Berenson Lawyer Makes Concluding Remarks

Reuters -- 11 June 2001

by Jude Webber

LIMA, Peru - The lawyer for U.S. citizen Lori Berenson on Monday appealed to a civilian court conducting a retrial on terrorism charges to free her, saying she "has no blood on her hands" and there was no evidence of her guilt.

"My client is a woman whose dignity has been denied. She is a woman of enormous humanity and she does not have blood on her hands," Jose Sandoval, lawyer for the 31-year-old New Yorker, told the court in his final summing-up.

Berenson, who has already served more than five years in jail, faces charges of collaborating with the Marxist rebel group Tupac Amaru Revolutionary Movement (MRTA). Prosecutors have called for a sentence of at least 20 years.

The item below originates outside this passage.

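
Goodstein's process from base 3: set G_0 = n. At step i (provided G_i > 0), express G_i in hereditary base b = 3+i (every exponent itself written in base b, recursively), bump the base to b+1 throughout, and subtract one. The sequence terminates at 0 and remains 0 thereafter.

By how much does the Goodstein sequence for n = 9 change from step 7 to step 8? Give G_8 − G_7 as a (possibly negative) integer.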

Berenson admits she has leftist sympathies but says she is innocent of all charges against her. She has remained largely calm and impassive throughout the trial, which began in March.

"I ask for my client to be cleared of the charges for which there is no proof," Sandoval said.

Court President Marcos Ibazeta said the court would recess until June 20, when Berenson would have a final chance to speak in her own defense at 9:00 a.m. (10:00 p.m. EDT/1400 GMT).

He said the verdict would be delivered at 3:00 p.m. (4:00 p.m. EDT/2000 GMT) on the same day. Peruvians have scant sympathy for her, believing her poise to be a sign of insolence or guilt, and many expect her to be given a tough sentence.

"Our lawyer clearly showed that all the accusations are false," Berenson's father, Mark, said after the hearing.

"It's time for real justice to begin in Peru for her and for all Peruvians. I expect, in real justice, Lori will be freed on June 20 and will go home with me to celebrate Father's Day," he added. Father's Day is on June 17.

Berenson was jailed for life for treason in 1996 after a summary trial by a hooded military judge who declared her an MRTA leader. That conviction was overturned last year and a new civilian trial on the lesser collaboration charges ordered.

Prosecutors say Berenson, who shared a house with MRTA leaders, posed as a journalist to help them plot an attack on Congress. The MRTA is best known for a 126-day hostage siege in the Japanese ambassador's residence in Lima in 1996-97.

Berenson, who studied social anthropology, says she did not know the true identities of her housemates and says she was researching pieces for two leftist U.S. journals although she had yet to have a piece published by the time of her arrest.